Career NFL statistics
- Games played: 19
- Games started: 2
- Stats at Pro Football Reference

= Bob Lingenfelter =

American football player (born 1954)

Bob Lingenfelter (born September 1, 1954 – January 29, 2025) was an American professional football tackle and guard. He played for the Cleveland Browns in 1977 and for the Minnesota Vikings in 1978.

== High school and college career ==
Lingenfelter attended Plainview High School, he gathered all-conference and all-state honors in football, while also finishing as the state runner-up heavyweight wrestler and setting school records in shot put and discus for the track team.

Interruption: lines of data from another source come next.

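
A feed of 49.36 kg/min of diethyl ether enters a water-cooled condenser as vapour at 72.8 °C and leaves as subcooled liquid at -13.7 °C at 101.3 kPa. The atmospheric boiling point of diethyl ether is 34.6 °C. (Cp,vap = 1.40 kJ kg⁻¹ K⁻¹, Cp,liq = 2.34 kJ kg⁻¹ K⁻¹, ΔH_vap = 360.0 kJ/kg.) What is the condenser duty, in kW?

vapour 72.8→34.6 °C: -53.48 kJ/kg
condensation at 34.6 °C: -360 kJ/kg
liquid 34.6→-13.7 °C: -113.02 kJ/kg
Δh = -53.48 + -360 + -113.02 = -526.5 kJ/kg
Q = ṁ·Δh = 49.36 kg/min × -526.5 kJ/kg = -25988 kJ/min
|Q| = 433.14 kW

Q_c = 433 kW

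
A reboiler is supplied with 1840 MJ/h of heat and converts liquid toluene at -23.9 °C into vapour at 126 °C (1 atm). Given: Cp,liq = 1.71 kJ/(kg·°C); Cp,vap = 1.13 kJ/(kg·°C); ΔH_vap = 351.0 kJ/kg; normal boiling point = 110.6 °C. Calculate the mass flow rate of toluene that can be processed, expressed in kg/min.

Δh = 1.71×(110.6−-23.9) + 351.0 + 1.13×(126−110.6) = 598.4 kJ/kg
Q = 1840 MJ/h = 511.11 kJ/s = 30667 kJ/min
ṁ = Q/Δh = 30667 / 598.4 = 51.248 kg/min

ṁ = 51.2 kg/min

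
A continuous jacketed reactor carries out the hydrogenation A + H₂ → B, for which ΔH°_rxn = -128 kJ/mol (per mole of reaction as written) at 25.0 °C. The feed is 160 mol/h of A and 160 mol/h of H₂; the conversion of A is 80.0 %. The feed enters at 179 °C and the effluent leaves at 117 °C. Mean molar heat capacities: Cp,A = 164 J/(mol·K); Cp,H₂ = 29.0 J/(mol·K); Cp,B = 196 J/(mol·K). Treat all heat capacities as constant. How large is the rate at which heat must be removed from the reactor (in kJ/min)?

Extent of reaction ξ = 0.800 × 160 = 128 mol/h
Reaction term: ξ·ΔH°_rxn = 128 × -128 = -16384 kJ/h
Sensible, feed 179→25 °C: -4755.5 kJ/h
Outlet flows (mol/h): A 32, H₂ 32, B 128
Sensible, products 25→117 °C: 2876.3 kJ/h
Q = ΔH = -18263 kJ/h = -5.0731 kW
Heat removed = 304.39 kJ/min

Q_out = 304 kJ/min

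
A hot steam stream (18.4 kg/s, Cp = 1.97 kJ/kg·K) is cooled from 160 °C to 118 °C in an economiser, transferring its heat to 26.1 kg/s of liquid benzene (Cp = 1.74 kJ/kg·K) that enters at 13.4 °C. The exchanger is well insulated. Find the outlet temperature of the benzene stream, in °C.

T_c,out = 46.9 °C

Heat released by hot stream: Q = 18.4 × 1.97 × (160 − 118) = 1522.4 kJ/s
Energy balance on cold side (adiabatic exchanger): Q = ṁ_c·Cp_c·(T_c,out − T_c,in)
T_c,out = 13.4 + 1522.4/(26.1 × 1.74) = 46.923 °C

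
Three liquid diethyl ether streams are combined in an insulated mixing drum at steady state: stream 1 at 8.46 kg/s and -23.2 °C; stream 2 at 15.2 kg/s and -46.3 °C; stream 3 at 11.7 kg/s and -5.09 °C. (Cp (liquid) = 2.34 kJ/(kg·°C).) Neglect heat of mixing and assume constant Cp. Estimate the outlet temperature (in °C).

Energy balance with Q = 0: Σ ṁᵢCp,ᵢ(T_out − Tᵢ) = 0
Σ ṁᵢCp,ᵢTᵢ = 8.46×2.34×-23.2 + 15.2×2.34×-46.3 + 11.7×2.34×-5.09 = -2245.4
Σ ṁᵢCp,ᵢ = 8.46×2.34 + 15.2×2.34 + 11.7×2.34 = 82.742
T_out = -2245.4 / 82.742 = -27.138 °C

T_out = -27.1 °C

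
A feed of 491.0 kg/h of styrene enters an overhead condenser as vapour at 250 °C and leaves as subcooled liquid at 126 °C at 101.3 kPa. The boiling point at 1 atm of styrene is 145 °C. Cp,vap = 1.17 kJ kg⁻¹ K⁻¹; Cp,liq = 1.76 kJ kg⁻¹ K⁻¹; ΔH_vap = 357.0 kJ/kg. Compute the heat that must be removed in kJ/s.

vapour 250→145 °C: -122.85 kJ/kg
condensation at 145 °C: -357 kJ/kg
liquid 145→126 °C: -33.44 kJ/kg
Δh = -122.85 + -357 + -33.44 = -513.29 kJ/kg
Q = ṁ·Δh = 491.0 kg/h × -513.29 kJ/kg = -252030 kJ/h
|Q| = 70.007 kW

Q_c = 70.0 kJ/s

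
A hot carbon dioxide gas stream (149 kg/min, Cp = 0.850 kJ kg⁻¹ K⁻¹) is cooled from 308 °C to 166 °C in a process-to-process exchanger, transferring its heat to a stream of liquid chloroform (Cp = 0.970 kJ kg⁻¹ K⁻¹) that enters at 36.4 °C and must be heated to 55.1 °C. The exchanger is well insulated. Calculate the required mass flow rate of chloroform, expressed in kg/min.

Heat released by hot stream: Q = 149 × 0.850 × (308 − 166) = 17984 kJ/min
Energy balance on cold side (adiabatic exchanger): Q = ṁ_c·Cp_c·(T_c,out − T_c,in)
ṁ_c = 17984 / [0.970 × (55.1 − 36.4)] = 991.47 kg/min

ṁ_c = 991 kg/min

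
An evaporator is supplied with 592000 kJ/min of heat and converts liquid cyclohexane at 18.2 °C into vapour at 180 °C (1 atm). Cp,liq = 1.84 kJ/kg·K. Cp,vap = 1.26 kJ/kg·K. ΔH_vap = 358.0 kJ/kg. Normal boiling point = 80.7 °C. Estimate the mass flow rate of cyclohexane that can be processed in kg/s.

Δh = 1.84×(80.7−18.2) + 358.0 + 1.26×(180−80.7) = 598.12 kJ/kg
Q = 592000 kJ/min = 9866.7 kJ/s = 9866.7 kJ/s
ṁ = Q/Δh = 9866.7 / 598.12 = 16.496 kg/s

ṁ = 16.5 kg/s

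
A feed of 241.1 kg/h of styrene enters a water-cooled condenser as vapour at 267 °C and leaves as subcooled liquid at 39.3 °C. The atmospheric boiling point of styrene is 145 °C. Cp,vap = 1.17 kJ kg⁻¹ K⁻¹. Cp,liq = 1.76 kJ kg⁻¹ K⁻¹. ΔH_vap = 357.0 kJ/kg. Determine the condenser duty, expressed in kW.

Q_c = 45.9 kW

vapour 267→145 °C: -142.74 kJ/kg
condensation at 145 °C: -357 kJ/kg
liquid 145→39.3 °C: -186.03 kJ/kg
Δh = -142.74 + -357 + -186.03 = -685.77 kJ/kg
Q = ṁ·Δh = 241.1 kg/h × -685.77 kJ/kg = -165340 kJ/h
|Q| = 45.928 kW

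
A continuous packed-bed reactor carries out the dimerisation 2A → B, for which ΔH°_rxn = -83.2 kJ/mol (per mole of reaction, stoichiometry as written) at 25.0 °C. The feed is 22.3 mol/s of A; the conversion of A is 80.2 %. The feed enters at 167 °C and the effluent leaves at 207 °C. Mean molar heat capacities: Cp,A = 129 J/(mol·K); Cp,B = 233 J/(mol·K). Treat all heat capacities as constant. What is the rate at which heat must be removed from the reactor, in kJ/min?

Extent of reaction ξ = 0.802 × 22.3 / 2 = 8.9423 mol/s
Reaction term: ξ·ΔH°_rxn = 8.9423 × -83.2 = -744 kJ/s
Sensible, feed 167→25 °C: -408.49 kJ/s
Outlet flows (mol/s): A 4.4154, B 8.9423
Sensible, products 25→207 °C: 482.87 kJ/s
Q = ΔH = -669.62 kJ/s = -669.62 kW
Heat removed = 40177 kJ/min

Q_out = 40200 kJ/min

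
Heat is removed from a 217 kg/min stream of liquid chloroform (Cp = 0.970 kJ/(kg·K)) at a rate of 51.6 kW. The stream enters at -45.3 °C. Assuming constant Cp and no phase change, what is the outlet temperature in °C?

Q = 51.6 kW = 3096 kJ/min
ΔT = Q/(ṁ·Cp) = 3096/(217×0.970) = 14.709 K
T_out = -45.3 − 14.709 = -60.009 °C

T_out = -60.0 °C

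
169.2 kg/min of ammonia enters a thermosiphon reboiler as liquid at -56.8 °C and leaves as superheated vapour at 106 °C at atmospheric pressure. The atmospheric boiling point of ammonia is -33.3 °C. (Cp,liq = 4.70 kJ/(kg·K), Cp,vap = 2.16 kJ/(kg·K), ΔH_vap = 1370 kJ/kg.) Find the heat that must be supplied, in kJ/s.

Q = 5020 kJ/s

liquid -56.8→-33.3 °C: 110.45 kJ/kg
vaporisation at -33.3 °C: 1370 kJ/kg
vapour -33.3→106 °C: 300.89 kJ/kg
Δh = 110.45 + 1370 + 300.89 = 1781.3 kJ/kg
Q = ṁ·Δh = 169.2 kg/min × 1781.3 kJ/kg = 301400 kJ/min
|Q| = 5023.4 kW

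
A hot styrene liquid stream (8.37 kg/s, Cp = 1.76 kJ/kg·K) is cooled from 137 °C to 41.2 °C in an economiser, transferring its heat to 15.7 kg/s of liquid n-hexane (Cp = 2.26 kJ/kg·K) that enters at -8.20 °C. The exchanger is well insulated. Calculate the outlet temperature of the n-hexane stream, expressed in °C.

T_c,out = 31.6 °C

Heat released by hot stream: Q = 8.37 × 1.76 × (137 − 41.2) = 1411.2 kJ/s
Energy balance on cold side (adiabatic exchanger): Q = ṁ_c·Cp_c·(T_c,out − T_c,in)
T_c,out = -8.20 + 1411.2/(15.7 × 2.26) = 31.574 °C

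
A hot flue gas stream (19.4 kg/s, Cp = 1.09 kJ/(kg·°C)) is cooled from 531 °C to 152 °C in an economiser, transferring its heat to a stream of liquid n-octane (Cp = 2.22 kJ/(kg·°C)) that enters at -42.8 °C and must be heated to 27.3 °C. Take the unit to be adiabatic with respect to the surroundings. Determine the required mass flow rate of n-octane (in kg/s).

Heat released by hot stream: Q = 19.4 × 1.09 × (531 − 152) = 8014.3 kJ/s
Energy balance on cold side (adiabatic exchanger): Q = ṁ_c·Cp_c·(T_c,out − T_c,in)
ṁ_c = 8014.3 / [2.22 × (27.3 − -42.8)] = 51.499 kg/s

ṁ_c = 51.5 kg/s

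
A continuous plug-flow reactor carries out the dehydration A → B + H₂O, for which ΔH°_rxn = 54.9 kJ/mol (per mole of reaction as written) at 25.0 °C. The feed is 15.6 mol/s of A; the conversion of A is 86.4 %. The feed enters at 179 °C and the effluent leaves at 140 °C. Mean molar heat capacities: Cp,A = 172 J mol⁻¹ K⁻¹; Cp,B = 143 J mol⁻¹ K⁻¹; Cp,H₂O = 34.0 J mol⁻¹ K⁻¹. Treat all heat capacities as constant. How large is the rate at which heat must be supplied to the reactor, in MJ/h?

Extent of reaction ξ = 0.864 × 15.6 = 13.478 mol/s
Reaction term: ξ·ΔH°_rxn = 13.478 × 54.9 = 739.96 kJ/s
Sensible, feed 179→25 °C: -413.21 kJ/s
Outlet flows (mol/s): A 2.1216, B 13.478, H₂O 13.478
Sensible, products 25→140 °C: 316.32 kJ/s
Q = ΔH = 643.07 kJ/s = 643.07 kW
Heat supplied = 2315 MJ/h

Q_in = 2320 MJ/h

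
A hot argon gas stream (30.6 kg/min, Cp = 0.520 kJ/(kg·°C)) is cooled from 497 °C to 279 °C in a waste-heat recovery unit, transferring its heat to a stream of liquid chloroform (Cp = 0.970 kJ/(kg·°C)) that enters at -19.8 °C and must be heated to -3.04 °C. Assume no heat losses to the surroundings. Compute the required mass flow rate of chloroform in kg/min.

Heat released by hot stream: Q = 30.6 × 0.520 × (497 − 279) = 3468.8 kJ/min
Energy balance on cold side (adiabatic exchanger): Q = ṁ_c·Cp_c·(T_c,out − T_c,in)
ṁ_c = 3468.8 / [0.970 × (-3.04 − -19.8)] = 213.37 kg/min

ṁ_c = 213 kg/min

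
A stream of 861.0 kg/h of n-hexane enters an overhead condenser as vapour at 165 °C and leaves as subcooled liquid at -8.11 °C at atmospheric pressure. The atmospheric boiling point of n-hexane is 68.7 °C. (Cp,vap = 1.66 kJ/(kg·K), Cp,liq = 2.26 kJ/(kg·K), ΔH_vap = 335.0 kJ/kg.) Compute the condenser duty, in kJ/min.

Q_c = 9590 kJ/min

vapour 165→68.7 °C: -159.86 kJ/kg
condensation at 68.7 °C: -335 kJ/kg
liquid 68.7→-8.11 °C: -173.59 kJ/kg
Δh = -159.86 + -335 + -173.59 = -668.45 kJ/kg
Q = ṁ·Δh = 861.0 kg/h × -668.45 kJ/kg = -575530 kJ/h
|Q| = 159.87 kW = 9592.2 kJ/min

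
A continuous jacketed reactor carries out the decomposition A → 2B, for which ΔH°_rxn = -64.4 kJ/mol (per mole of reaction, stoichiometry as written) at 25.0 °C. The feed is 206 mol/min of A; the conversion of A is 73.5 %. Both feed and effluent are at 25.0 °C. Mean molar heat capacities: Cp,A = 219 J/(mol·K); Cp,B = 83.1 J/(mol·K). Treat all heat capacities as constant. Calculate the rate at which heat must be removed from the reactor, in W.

Q_out = 163000 W

Extent of reaction ξ = 0.735 × 206 = 151.41 mol/min
Reaction term: ξ·ΔH°_rxn = 151.41 × -64.4 = -9750.8 kJ/min
Q = ΔH = -9750.8 kJ/min = -162.51 kW
Heat removed = 162510 W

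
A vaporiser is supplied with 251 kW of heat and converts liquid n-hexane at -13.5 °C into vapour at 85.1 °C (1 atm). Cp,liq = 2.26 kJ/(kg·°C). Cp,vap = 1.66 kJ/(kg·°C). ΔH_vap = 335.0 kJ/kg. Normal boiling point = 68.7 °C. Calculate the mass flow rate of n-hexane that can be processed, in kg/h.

Δh = 2.26×(68.7−-13.5) + 335.0 + 1.66×(85.1−68.7) = 548 kJ/kg
Q = 251 kW = 251 kJ/s = 903600 kJ/h
ṁ = Q/Δh = 903600 / 548 = 1648.9 kg/h

ṁ = 1650 kg/h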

Lingenfelter then enjoyed a standout college football career playing for his home state Nebraska Cornhuskers, earning second-team All-Big Eight honors as a junior in 1975 and first-team All-Big Eight and honorable mention All-American honors as a senior.

== Pro career ==
Lingenfelter was picked in the seventh round of the 1977 NFL Draft by the Cleveland Browns. He played 14 games for the Browns in 1977, starting two. He played five games in 1978 for the Minnesota Vikings.

== Personal ==
Following his football career, Lingenfelter returned to Plainview to work as a farmer.

In 2012, Lingenfelter ran as a Republican in the U.S. House primary to represent Nebraska's 3rd District. He lost to incumbent U.S. Representative Adrian Smith 81.4% to 18.6%.

Lingenfelter worked for WJAG News Talk radio (780 AM) out of Norfolk, Nebraska, as an on-air market analyst.

Lingenfelter's father played on the freshman team at Nebraska, while his son Newton was a walk-on who earned a scholarship in 2005 and his nephew Ben also played for the Huskers. Another of Lingenfelter's sons, Harrison, played college football at University of Nebraska Omaha.

Lingenfelter was inducted into the Nebraska Football Hall of Fame in 2006. He was also inducted into the Plainview High School Hall of Fame in 2021.

Lingenfelter died of a heart attack on January 29, 2025.